And so the story continues.......
Yesterday was my appointment with my Retina Specialist. And like every appointment re: 1 in A Million, I was nervous.
But this was the second time I was seeing Dr. S, and I knew that was not only a gifted specialist, he was a gifted communicator and incredibly kind, unlike his predecessor Dr. Shit For Brains, who was neither. Dr. Shit For Brains had been my beloved late Dr. Mac's predecessor, and while he may know all the Retina facts, his bedside manner sucked!
I was nervous from the get go, and had the elevated 214 bgnow to prove it, but his staff didn’t judge.
I told them that previous morning blood sugar was 111 and the nurse said: Hey, you were 90 the last morning visit you had - You don't worry about your 214.
Me: Thanks - You guys freak me out - I was so nervous last night and this morning!
Nurse: That'll do it!!!
She asked all the typical questions, and I gave the typical answers - And waited for my eyes to become dilated a’la an anime character.
Apparently my pressure was very good and there was no swelling to speak of - So I had that going for me.
The good Dr. came in, shook my hand and asked how my summer was going.
Me: Good....so far.
Dr.S: Doing anything fun?
Me: Working, traveling here and there - and of course the beach.
Dr. S: OF COURSE. Any changes that you notice since your last visit?
Me: Nope, everything’s the same.
Dr. S: That’s good!
Me: I hope so. Actually, I hope it's lower!
Dr. S: Your last a1c was 7 - You still there?
Me: I think & I hope so, but my Endo appointment isn’t until September - I had to cancel my June appointment because I was in California.
Dr. S: Don’t worry about.
Dr. S: So I’m going to examine your retina’s just like before.
And he did. He put that crazy eye contraption up against my eyes, and began flashing a series of lights, white, red and blue that damn near blinded me.

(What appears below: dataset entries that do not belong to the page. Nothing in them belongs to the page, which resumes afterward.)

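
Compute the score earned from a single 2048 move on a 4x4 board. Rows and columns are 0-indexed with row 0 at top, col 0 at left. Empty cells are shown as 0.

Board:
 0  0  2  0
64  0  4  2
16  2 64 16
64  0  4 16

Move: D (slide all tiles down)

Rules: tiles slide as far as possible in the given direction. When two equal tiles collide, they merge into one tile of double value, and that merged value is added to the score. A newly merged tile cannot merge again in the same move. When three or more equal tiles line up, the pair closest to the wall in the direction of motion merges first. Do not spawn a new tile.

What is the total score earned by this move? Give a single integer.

Answer: 32

Derivation:
Slide down:
col 0: [0, 64, 16, 64] -> [0, 64, 16, 64]  score +0 (running 0)
col 1: [0, 0, 2, 0] -> [0, 0, 0, 2]  score +0 (running 0)
col 2: [2, 4, 64, 4] -> [2, 4, 64, 4]  score +0 (running 0)
col 3: [0, 2, 16, 16] -> [0, 0, 2, 32]  score +32 (running 32)
Board after move:
 0  0  2  0
64  0  4  0
16  0 64  2
64  2  4 32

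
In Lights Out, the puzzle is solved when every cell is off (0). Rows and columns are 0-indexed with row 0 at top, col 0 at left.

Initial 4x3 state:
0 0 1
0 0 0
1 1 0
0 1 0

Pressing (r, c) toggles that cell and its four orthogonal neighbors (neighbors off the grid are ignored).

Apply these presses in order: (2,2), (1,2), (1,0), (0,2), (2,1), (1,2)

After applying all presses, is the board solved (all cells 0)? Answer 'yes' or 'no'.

Answer: no

Derivation:
After press 1 at (2,2):
0 0 1
0 0 1
1 0 1
0 1 1

After press 2 at (1,2):
0 0 0
0 1 0
1 0 0
0 1 1

After press 3 at (1,0):
1 0 0
1 0 0
0 0 0
0 1 1

After press 4 at (0,2):
1 1 1
1 0 1
0 0 0
0 1 1

After press 5 at (2,1):
1 1 1
1 1 1
1 1 1
0 0 1

After press 6 at (1,2):
1 1 0
1 0 0
1 1 0
0 0 1

Lights still on: 6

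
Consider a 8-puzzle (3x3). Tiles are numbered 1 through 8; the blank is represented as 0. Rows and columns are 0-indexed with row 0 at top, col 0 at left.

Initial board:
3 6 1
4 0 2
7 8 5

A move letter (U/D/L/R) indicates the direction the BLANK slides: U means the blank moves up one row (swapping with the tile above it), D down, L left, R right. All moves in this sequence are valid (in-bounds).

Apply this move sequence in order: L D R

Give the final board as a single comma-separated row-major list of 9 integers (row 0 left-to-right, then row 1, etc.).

After move 1 (L):
3 6 1
0 4 2
7 8 5

After move 2 (D):
3 6 1
7 4 2
0 8 5

After move 3 (R):
3 6 1
7 4 2
8 0 5

Answer: 3, 6, 1, 7, 4, 2, 8, 0, 5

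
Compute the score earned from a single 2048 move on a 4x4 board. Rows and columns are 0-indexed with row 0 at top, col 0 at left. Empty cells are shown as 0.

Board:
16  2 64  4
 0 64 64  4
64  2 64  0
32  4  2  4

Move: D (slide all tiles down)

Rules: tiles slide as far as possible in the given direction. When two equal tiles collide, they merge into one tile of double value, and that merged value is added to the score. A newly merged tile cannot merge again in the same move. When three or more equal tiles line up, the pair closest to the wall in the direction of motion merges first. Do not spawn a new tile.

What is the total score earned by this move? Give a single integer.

Slide down:
col 0: [16, 0, 64, 32] -> [0, 16, 64, 32]  score +0 (running 0)
col 1: [2, 64, 2, 4] -> [2, 64, 2, 4]  score +0 (running 0)
col 2: [64, 64, 64, 2] -> [0, 64, 128, 2]  score +128 (running 128)
col 3: [4, 4, 0, 4] -> [0, 0, 4, 8]  score +8 (running 136)
Board after move:
  0   2   0   0
 16  64  64   0
 64   2 128   4
 32   4   2   8

Answer: 136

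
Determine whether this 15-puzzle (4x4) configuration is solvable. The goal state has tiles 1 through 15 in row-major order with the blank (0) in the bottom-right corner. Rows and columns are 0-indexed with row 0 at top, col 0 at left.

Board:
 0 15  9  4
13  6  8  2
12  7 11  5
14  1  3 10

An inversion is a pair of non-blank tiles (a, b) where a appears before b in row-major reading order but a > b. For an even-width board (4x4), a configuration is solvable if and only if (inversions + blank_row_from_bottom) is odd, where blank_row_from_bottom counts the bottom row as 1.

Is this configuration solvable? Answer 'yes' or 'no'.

Answer: yes

Derivation:
Inversions: 63
Blank is in row 0 (0-indexed from top), which is row 4 counting from the bottom (bottom = 1).
63 + 4 = 67, which is odd, so the puzzle is solvable.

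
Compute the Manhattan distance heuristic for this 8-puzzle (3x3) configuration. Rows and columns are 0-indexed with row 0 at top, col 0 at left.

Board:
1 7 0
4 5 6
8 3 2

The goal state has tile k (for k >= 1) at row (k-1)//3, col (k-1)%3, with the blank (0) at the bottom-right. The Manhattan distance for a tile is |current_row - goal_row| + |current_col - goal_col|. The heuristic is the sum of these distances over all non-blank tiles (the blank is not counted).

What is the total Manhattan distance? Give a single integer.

Answer: 10

Derivation:
Tile 1: (0,0)->(0,0) = 0
Tile 7: (0,1)->(2,0) = 3
Tile 4: (1,0)->(1,0) = 0
Tile 5: (1,1)->(1,1) = 0
Tile 6: (1,2)->(1,2) = 0
Tile 8: (2,0)->(2,1) = 1
Tile 3: (2,1)->(0,2) = 3
Tile 2: (2,2)->(0,1) = 3
Sum: 0 + 3 + 0 + 0 + 0 + 1 + 3 + 3 = 10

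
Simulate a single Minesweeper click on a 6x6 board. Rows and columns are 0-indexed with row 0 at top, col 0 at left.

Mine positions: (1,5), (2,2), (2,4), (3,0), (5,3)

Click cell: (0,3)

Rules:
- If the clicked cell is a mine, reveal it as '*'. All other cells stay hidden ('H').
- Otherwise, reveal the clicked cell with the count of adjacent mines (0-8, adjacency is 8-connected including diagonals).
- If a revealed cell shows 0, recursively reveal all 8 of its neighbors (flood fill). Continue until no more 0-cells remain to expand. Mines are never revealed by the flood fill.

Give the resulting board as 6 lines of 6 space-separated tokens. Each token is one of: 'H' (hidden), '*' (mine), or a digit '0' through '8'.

0 0 0 0 1 H
0 1 1 2 2 H
1 2 H H H H
H H H H H H
H H H H H H
H H H H H H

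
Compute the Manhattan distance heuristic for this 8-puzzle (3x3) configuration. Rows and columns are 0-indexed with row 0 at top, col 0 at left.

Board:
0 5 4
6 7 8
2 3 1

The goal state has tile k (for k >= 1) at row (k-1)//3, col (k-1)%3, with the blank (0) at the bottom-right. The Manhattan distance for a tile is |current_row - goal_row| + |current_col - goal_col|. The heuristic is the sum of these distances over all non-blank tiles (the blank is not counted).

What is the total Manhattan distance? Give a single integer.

Tile 5: at (0,1), goal (1,1), distance |0-1|+|1-1| = 1
Tile 4: at (0,2), goal (1,0), distance |0-1|+|2-0| = 3
Tile 6: at (1,0), goal (1,2), distance |1-1|+|0-2| = 2
Tile 7: at (1,1), goal (2,0), distance |1-2|+|1-0| = 2
Tile 8: at (1,2), goal (2,1), distance |1-2|+|2-1| = 2
Tile 2: at (2,0), goal (0,1), distance |2-0|+|0-1| = 3
Tile 3: at (2,1), goal (0,2), distance |2-0|+|1-2| = 3
Tile 1: at (2,2), goal (0,0), distance |2-0|+|2-0| = 4
Sum: 1 + 3 + 2 + 2 + 2 + 3 + 3 + 4 = 20

Answer: 20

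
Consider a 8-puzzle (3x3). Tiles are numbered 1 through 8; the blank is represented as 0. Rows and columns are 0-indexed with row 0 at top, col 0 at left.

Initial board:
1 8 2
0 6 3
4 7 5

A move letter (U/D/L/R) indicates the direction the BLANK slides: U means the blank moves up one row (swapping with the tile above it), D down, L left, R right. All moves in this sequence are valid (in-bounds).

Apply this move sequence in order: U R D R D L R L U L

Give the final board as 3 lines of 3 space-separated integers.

After move 1 (U):
0 8 2
1 6 3
4 7 5

After move 2 (R):
8 0 2
1 6 3
4 7 5

After move 3 (D):
8 6 2
1 0 3
4 7 5

After move 4 (R):
8 6 2
1 3 0
4 7 5

After move 5 (D):
8 6 2
1 3 5
4 7 0

After move 6 (L):
8 6 2
1 3 5
4 0 7

After move 7 (R):
8 6 2
1 3 5
4 7 0

After move 8 (L):
8 6 2
1 3 5
4 0 7

After move 9 (U):
8 6 2
1 0 5
4 3 7

After move 10 (L):
8 6 2
0 1 5
4 3 7

Answer: 8 6 2
0 1 5
4 3 7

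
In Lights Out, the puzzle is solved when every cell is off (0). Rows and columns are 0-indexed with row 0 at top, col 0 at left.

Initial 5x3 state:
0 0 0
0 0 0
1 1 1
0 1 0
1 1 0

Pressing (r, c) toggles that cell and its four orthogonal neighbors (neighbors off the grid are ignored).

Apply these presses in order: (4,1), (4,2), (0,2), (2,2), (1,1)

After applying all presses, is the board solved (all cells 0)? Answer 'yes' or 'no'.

Answer: no

Derivation:
After press 1 at (4,1):
0 0 0
0 0 0
1 1 1
0 0 0
0 0 1

After press 2 at (4,2):
0 0 0
0 0 0
1 1 1
0 0 1
0 1 0

After press 3 at (0,2):
0 1 1
0 0 1
1 1 1
0 0 1
0 1 0

After press 4 at (2,2):
0 1 1
0 0 0
1 0 0
0 0 0
0 1 0

After press 5 at (1,1):
0 0 1
1 1 1
1 1 0
0 0 0
0 1 0

Lights still on: 7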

He calmly rattled off Doctor speak to his assistant who wrote it all down.
I I could feel my eyes starting to tear from the all the lights - and possibly the stress.
He Did a physical exam of my eyes with the lights and his hands. Looking under the lids and having me follow his finger left and right, up and down.
Then he grabbed a tissue and wiped my tear away and said: EVERY THING LOOKS GREAT!
Dr. S: No changes since last time -You still have a two tiny micro pinhole bleeds - Which is normal for 33 years of diabetes - But they are really small. Your pressure is great and I see no optic nerve swelling. Honestly, those tiny bleeds could stay that way for years and years before we’d have to do anything. And you’d need at least 6 before we could even consider working on them. Seriously, your eyes look great!!
33 years with diabetes and all I can say is, keep up the great work and I don’t need to see you for 6 months.
Me: OK, I will. But...I’d feel safer if you saw me in 4 months instead of 6.
Dr.S: OK, I understand - But Kelly, diabetically speaking, you're in good shape.
Me: OK, I’m happy about that..... But I still freak out every single time I walk through your office door.
Dr. S: Of course you do - You had 1 in a million vision issue that was a fluke that had nothing to do with your diabetes!
Me: Part of me still gets so nervous.
Dr. S: Of course you do - The clot cut off your eye's oxygen supply and the fact that all your test came back normal was great - but unfortunately, your vision was affected.
Me: I know - So I guess you can't put some robotic camera in my brain and make my eye see better?
Dr. S: Actually, we are working on some robotic type brain cameras connecting to the optic nerve, but right now it's only for patients with a certain type of eye disease.
Me: Well, I'm lucky to see what I can see out of the eye and that it looks and moves perfectly normal, which is a lot more then some people have - And I'm so grateful for that! And don't worry, I'm not going to hold my breathe on ocular robotics - But I'm glad you guys are working on it!
Dr. S: Tell me again what exactly happened - I want to make sure that I know everything.
And we went over the “one in a million” from the beginning, including all the crazy tests that ruled everything, including diabetes out. No brain or heart problems to speak of!
I looked him straight in the eye and told him about what had happened, as if I’d been a spectator instead of the actual participant.
Dr. S: And they did the corroded arteries scans?
Me: Yes, and the tech told me, and I quote: You have one of the best sets of corroded arteries I’ve seen!
And then my Doctor laughed out loud and his ears turned red!
Dr. S: You are a lucky woman and you are a healthy woman.
And that really made me smile.
We said goodbye and I went to the front desk; scheduled my appointment for December and I walked to my car.
The butterflies in my stomach had stopped flapping their wings when Doctor S and I were mid conversation - And I hadn't even noticed until now.
I wasn't upset or scared. I was calm - Like the ocean a day after a hurricane hits. Quiet, calm, and surprisingly relaxed.
I was a healthy woman - And a very grateful one indeed!